Overhead light (above rear view mirror) also are not lit, so you have to fumble around and explore to try to get what you want.

Another button should be added to the steering wheel to allow users to toggle Climate control on and off in cold weather conditions.

Switching from Commuters only to Travelers

If Nissan wants to sell more Leafs in Ontario it needs to install 40 level3 chargers at Enroute stations on 401 in Ontario. There should be 2 at each station in East and West bound lanes. A $2 fee for an 80% charge in 30 minutes would be reasonable and existing ChargePoint or LeCircuitElectrique cards could be used for payment.

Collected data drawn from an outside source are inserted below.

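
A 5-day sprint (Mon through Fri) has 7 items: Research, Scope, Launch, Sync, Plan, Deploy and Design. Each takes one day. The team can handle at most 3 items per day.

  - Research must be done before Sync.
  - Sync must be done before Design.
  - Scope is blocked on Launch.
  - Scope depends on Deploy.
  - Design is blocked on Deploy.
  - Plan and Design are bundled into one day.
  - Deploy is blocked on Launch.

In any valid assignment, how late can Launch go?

Wed

Downstream work caps Launch at Wed.
Launch at Wed is achievable: Design in Fri; Launch in Wed; Deploy in Thu; Plan in Fri; Sync in Tue; Scope in Fri; Research in Mon.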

Users would be required to 'punch' in and out so other EV's could see real time availability. This would alleviate the need for Leaf owners to have a second ICE (internal combustion engine) car for trips. It would also lead to less smog on and around highways (in the long term).

Warmer Temperature Expectations

It is expected that spring, summer and fall driving ( at 20C) will provide improved range perhaps up to 140km at 100 % charge and no a/c. 80% charge would then give 112km and save battery degradation. At higher temperature (say 30C) ac usage and battery high temperature would cause range reductions. Speed losses will be the same in the trouble zones below -18C and above 33C. So, long trips will be best at 10-15C with 100% charge and no a/c usage and speeds in 80-85kph zone. Data will be collected and equations and plots extended to incorporate real world results as the year progresses.

compiled Jan 22, 2014 JWB. update Jan 28, Feb 05.